Harry Margolis : C’est vrai. Et contrairement à un domaine viager ou à une propriété commune, le conjoint survivant peut toujours modifier cette désignation plus tard si les circonstances changent.

Peser les options avec l’aide d’un professionnel

Robert Powell : Cela semble être un outil utile pour les personnes qui souhaitent éviter la légalisation sans renoncer au contrôle.

Harry Margolis : Oui. Les successions viagères ne sont pas particulièrement coûteuses, mais les actes de transfert en cas de décès sont généralement plus simples et conservent plus de contrôle, ce qui constitue un gros avantage.

Robert Powell : Et pour les personnes qui évaluent ces options, travailler avec un avocat spécialisé en planification successorale peut vous aider à peser le pour et le contre.

Harry Margolis : Absolument. Un avocat peut vous dire si les actes de transfert en cas de décès sont autorisés dans votre État et vous expliquer d’autres options.

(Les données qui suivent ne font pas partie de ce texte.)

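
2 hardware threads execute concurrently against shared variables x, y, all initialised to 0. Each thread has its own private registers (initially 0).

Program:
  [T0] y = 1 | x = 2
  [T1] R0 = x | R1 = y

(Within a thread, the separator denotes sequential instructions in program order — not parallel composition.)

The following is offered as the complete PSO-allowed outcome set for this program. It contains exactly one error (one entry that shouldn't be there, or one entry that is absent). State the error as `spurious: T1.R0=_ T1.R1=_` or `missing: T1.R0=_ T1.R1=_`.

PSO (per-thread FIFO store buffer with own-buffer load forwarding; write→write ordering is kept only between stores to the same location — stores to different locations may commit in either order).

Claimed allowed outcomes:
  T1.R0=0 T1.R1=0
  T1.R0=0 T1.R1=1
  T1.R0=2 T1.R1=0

missing: T1.R0=2 T1.R1=1

outcome vector order: (T1.R0,T1.R1)
[PSO] allowed = {0/0, 0/1, 2/0, 2/1}
PSO∖claimed = {2/1}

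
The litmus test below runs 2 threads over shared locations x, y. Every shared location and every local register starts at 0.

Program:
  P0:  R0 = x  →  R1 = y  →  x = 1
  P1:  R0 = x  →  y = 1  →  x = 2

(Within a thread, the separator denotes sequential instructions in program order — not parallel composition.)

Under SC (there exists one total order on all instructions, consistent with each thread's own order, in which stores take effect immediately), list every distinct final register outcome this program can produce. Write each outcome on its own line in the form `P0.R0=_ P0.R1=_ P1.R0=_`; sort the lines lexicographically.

outcome vector order: (P0.R0,P0.R1,P1.R0)
|SC outcomes| = 4

P0.R0=0 P0.R1=0 P1.R0=0
P0.R0=0 P0.R1=0 P1.R0=1
P0.R0=0 P0.R1=1 P1.R0=0
P0.R0=2 P0.R1=1 P1.R0=0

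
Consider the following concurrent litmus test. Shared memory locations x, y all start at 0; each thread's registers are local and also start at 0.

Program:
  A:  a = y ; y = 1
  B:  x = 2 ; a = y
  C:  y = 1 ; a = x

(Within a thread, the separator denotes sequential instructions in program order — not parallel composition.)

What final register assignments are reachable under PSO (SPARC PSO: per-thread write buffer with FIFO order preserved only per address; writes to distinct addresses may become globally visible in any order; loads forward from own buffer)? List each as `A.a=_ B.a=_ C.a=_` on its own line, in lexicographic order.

A.a=0 B.a=0 C.a=0
A.a=0 B.a=0 C.a=2
A.a=0 B.a=1 C.a=0
A.a=0 B.a=1 C.a=2
A.a=1 B.a=0 C.a=0
A.a=1 B.a=0 C.a=2
A.a=1 B.a=1 C.a=0
A.a=1 B.a=1 C.a=2

outcome vector order: (A.a,B.a,C.a)
|PSO outcomes| = 8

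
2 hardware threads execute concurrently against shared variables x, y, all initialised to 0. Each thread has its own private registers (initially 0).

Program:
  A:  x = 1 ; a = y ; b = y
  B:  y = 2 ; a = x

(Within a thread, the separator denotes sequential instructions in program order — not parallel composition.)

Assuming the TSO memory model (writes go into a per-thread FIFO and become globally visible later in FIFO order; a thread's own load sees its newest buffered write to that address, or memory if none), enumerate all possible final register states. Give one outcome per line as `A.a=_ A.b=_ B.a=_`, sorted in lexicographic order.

A.a=0 A.b=0 B.a=0
A.a=0 A.b=0 B.a=1
A.a=0 A.b=2 B.a=0
A.a=0 A.b=2 B.a=1
A.a=2 A.b=2 B.a=0
A.a=2 A.b=2 B.a=1

outcome vector order: (A.a,A.b,B.a)
|TSO outcomes| = 6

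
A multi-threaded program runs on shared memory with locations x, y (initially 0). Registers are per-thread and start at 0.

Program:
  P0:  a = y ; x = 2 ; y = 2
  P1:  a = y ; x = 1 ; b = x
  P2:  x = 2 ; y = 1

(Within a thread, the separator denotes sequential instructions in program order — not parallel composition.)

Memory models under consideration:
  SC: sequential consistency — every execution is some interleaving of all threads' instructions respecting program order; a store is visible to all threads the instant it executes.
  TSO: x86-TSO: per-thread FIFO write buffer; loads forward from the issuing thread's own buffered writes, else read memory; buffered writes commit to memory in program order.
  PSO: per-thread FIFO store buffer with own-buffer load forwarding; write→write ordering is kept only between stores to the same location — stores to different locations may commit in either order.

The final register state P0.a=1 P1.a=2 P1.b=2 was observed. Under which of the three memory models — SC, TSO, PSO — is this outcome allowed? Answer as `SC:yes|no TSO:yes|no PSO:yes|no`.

SC:no TSO:no PSO:yes

outcome vector order: (P0.a,P1.a,P1.b)
under SC → 001, 002, 011, 012, 021, 022, 101, 102, 111, 112, 121
under TSO → 001, 002, 011, 012, 021, 022, 101, 102, 111, 112, 121
under PSO → 001, 002, 011, 012, 021, 022, 101, 102, 111, 112, 121, 122
target 122 ∈ {PSO}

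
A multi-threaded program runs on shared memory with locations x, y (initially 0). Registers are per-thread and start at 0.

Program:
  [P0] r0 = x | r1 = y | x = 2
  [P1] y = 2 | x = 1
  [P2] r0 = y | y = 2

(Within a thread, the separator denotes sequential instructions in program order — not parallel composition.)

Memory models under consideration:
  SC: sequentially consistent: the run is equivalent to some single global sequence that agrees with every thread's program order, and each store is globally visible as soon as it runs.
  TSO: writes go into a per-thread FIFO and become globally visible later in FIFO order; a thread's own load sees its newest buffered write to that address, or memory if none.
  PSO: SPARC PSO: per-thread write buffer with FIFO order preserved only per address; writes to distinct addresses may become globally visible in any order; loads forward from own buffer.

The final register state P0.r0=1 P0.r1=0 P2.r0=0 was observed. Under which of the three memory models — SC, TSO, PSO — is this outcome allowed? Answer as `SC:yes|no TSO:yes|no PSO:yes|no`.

SC:no TSO:no PSO:yes

outcome vector order: (P0.r0,P0.r1,P2.r0)
under SC → <0 0 0> <0 0 2> <0 2 0> <0 2 2> <1 2 0> <1 2 2>
under TSO → <0 0 0> <0 0 2> <0 2 0> <0 2 2> <1 2 0> <1 2 2>
under PSO → <0 0 0> <0 0 2> <0 2 0> <0 2 2> <1 0 0> <1 0 2> <1 2 0> <1 2 2>
target <1 0 0> ∈ {PSO}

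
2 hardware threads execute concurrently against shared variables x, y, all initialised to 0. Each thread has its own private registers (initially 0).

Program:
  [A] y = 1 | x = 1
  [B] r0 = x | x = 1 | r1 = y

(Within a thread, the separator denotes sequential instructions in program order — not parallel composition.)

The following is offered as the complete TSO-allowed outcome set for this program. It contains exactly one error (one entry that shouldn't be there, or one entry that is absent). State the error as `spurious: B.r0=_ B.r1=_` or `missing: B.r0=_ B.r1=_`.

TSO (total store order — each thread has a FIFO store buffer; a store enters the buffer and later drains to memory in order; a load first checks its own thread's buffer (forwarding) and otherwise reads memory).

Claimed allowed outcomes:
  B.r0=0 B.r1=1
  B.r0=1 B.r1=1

missing: B.r0=0 B.r1=0

outcome vector order: (B.r0,B.r1)
TSO (3): <0 0>; <0 1>; <1 1>
TSO∖claimed = {<0 0>}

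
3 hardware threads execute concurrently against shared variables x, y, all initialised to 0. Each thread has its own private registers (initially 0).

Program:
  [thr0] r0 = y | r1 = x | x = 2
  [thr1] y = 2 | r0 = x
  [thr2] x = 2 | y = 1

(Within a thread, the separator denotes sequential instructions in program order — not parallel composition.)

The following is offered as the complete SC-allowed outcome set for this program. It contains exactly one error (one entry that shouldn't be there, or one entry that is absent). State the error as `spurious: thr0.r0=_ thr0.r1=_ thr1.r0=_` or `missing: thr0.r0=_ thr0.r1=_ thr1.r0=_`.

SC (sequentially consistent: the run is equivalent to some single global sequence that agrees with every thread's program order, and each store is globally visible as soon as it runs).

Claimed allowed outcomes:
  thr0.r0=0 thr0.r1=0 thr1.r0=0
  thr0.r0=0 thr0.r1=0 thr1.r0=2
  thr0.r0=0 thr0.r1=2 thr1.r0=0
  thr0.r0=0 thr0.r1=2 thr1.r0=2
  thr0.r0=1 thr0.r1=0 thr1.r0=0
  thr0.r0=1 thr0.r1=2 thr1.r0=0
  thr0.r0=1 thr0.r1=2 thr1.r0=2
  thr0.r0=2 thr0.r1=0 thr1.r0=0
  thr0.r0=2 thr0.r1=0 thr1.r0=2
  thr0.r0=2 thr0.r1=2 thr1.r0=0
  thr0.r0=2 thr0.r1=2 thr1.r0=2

spurious: thr0.r0=1 thr0.r1=0 thr1.r0=0

outcome vector order: (thr0.r0,thr0.r1,thr1.r0)
[SC] allowed = {0/0/0 0/0/2 0/2/0 0/2/2 1/2/0 1/2/2 2/0/0 2/0/2 2/2/0 2/2/2}
claimed∖SC = {1/0/0}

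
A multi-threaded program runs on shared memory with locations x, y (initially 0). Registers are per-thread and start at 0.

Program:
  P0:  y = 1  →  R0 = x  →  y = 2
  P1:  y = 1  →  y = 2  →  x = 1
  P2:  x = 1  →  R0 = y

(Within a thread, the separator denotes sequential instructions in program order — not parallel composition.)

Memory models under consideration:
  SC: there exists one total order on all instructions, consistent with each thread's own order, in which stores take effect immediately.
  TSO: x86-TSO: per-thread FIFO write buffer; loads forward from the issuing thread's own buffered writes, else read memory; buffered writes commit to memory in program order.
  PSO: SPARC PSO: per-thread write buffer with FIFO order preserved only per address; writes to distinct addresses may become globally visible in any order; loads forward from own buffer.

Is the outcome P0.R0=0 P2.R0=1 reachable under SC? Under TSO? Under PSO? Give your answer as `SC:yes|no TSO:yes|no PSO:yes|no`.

outcome vector order: (P0.R0,P2.R0)
SC: 5 outcomes — {(0,1) (0,2) (1,0) (1,1) (1,2)}
TSO: 6 outcomes — {(0,0) (0,1) (0,2) (1,0) (1,1) (1,2)}
PSO: 6 outcomes — {(0,0) (0,1) (0,2) (1,0) (1,1) (1,2)}
target (0,1) ∈ {SC,TSO,PSO}

SC:yes TSO:yes PSO:yes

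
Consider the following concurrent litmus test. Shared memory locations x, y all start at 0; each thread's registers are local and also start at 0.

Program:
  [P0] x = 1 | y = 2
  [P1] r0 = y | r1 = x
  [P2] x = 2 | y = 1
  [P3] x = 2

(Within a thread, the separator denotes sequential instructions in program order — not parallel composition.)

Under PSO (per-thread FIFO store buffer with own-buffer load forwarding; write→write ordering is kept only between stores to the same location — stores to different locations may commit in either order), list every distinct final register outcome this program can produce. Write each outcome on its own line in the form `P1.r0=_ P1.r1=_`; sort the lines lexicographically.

outcome vector order: (P1.r0,P1.r1)
|PSO outcomes| = 9

P1.r0=0 P1.r1=0
P1.r0=0 P1.r1=1
P1.r0=0 P1.r1=2
P1.r0=1 P1.r1=0
P1.r0=1 P1.r1=1
P1.r0=1 P1.r1=2
P1.r0=2 P1.r1=0
P1.r0=2 P1.r1=1
P1.r0=2 P1.r1=2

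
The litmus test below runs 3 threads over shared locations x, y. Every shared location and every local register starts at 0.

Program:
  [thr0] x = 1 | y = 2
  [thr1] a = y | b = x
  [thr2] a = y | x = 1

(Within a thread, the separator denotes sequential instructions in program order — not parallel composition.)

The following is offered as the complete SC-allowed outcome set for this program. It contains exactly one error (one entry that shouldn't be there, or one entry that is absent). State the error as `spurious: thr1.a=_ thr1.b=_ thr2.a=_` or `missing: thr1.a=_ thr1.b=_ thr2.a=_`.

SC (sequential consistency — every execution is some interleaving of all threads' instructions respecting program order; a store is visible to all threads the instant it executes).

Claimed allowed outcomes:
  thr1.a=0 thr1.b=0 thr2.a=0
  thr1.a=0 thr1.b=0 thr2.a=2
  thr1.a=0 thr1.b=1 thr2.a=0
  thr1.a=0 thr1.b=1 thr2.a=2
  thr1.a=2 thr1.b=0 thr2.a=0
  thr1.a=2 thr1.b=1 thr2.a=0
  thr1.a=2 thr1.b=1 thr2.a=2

spurious: thr1.a=2 thr1.b=0 thr2.a=0

outcome vector order: (thr1.a,thr1.b,thr2.a)
[SC] allowed = {0/0/0 0/0/2 0/1/0 0/1/2 2/1/0 2/1/2}
claimed∖SC = {2/0/0}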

Une fiducie, par exemple, peut offrir plus de flexibilité, des avantages potentiels en matière de planification Medicaid et une protection pour les héritiers après votre décès.

Il existe de nombreuses possibilités, selon vos objectifs.

Robert Powell : D’après mon expérience, de nombreuses personnes ne savent tout simplement pas quels outils sont disponibles. Ce manque de connaissances peut conduire à des décisions qui ne sont pas les meilleures pour eux ou leurs héritiers.

Harry Margolis : C’est vrai. Les circonstances changent. Ce qui avait du sens il y a 10 ans n’a peut-être plus de sens aujourd’hui.